The Kazama family, once official merchants for the Shonai Clan in Tsuruoka Castle town, flourished and eventually became the foremost merchants in Tsuruoka, actively contributing to the growth of local industries. In 1826, Kazama Koemon, the seventh head of the family, built the Heishindo as both a residence and a business hub on the grounds of a former samurai residence. This construction, featuring the medicinal doctor gate—a warrior gate dating back around 200 years—effectively preserves the prosperity of that era. With around 40,000 distinctive stone roofing tiles, four storehouses, expansive board rooms, and a central pillar, it offers a valuable glimpse into the opulent history of a prosperous merchant. Recognized as a National Important Cultural Property, it has drawn attention for its historical significance.
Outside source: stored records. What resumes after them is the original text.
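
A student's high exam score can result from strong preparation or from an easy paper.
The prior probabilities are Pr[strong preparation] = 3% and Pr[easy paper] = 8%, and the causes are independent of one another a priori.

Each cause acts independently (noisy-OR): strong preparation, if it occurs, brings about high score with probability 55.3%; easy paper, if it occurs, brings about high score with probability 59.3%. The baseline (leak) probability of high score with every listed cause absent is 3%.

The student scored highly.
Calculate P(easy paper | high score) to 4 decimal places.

Under noisy-OR, P(high score | causes) = 1 − (1−0.03)·∏(1−qᵢ) over the active causes.
Enumerate the 4 (strong preparation, easy paper) configurations and weight by the priors:
  P(high score) = 0.03*0.97*0.92 + 0.60521*0.97*0.08 + 0.56641*0.03*0.92 + 0.823529*0.03*0.08
        = 0.026772 + 0.046964 + 0.015633 + 0.001976 = 0.091345
Keeping only the easy paper-present terms gives 0.048940, so
  P(easy paper | high score) = 0.048940 / 0.091345 ≈ 0.5358

P(easy paper | high score) ≈ 0.5358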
About the Heishindo’s merchant house…
The Kazama family’s ancestors were samurai in the Somi Domain of Echigo Province (present-day Yokogoshi Village, Nakakanbara District, Niigata Prefecture). They later became merchants in Murakami and subsequently moved to Sakata. It is said they settled in Tsuruoka in the latter half of the 18th century. Afterward, they operated a textile and lumber store in the Gokamachi area of Tsuruoka Castle town (present-day Honmachi 1-chome), serving as official merchants for the Shonai Clan. By the end of the Edo period, they became the leading merchants in Tsuruoka. In the Meiji era, they turned to moneylending and grew to become one of the largest landowners in the Shonai region, concurrently supporting charitable activities such as child welfare and kindergarten management. In the 1920s, they conducted female education at the Heishindo. Presently, they are actively involved in educational endeavors. In 1896, the 7th head of the Kazama family, Koemon, constructed the Heishindo as a residence and business base (store). It retains the distinct characteristics of a merchant’s residence, including vast board rooms, storehouses, and a medicinal doctor gate from that era. It was named “Heishindo” (meaning the Year of the Fire Monkey) after the zodiac year. The main building faces south towards the road, with a medicinal doctor gate and front storehouses to the south, central storehouses and rear storehouses to the west, and an inner storehouse (safehouse) to the north. It has 19 rooms, totaling 180 tatami mats in Japanese-style rooms, spacious board rooms, and a large central pillar that remains as it was in those days. The building is said to have been constructed as a lesson from the Shonai Earthquake of 1894, with various ingenious features such as trussing the beams over the spacious board rooms into a triangular shape. The main building received designation as a Registered Tangible Cultural Property of the Nation in December of 1996, while the front gate (medicinal doctor gate), various storehouses, and fences were designated as Important Cultural Properties of the Nation in June of 1999. Subsequently, in December of 1999, the main building, various storehouses, toilets, and bathing facilities were designated as Important Cultural Properties of the Nation.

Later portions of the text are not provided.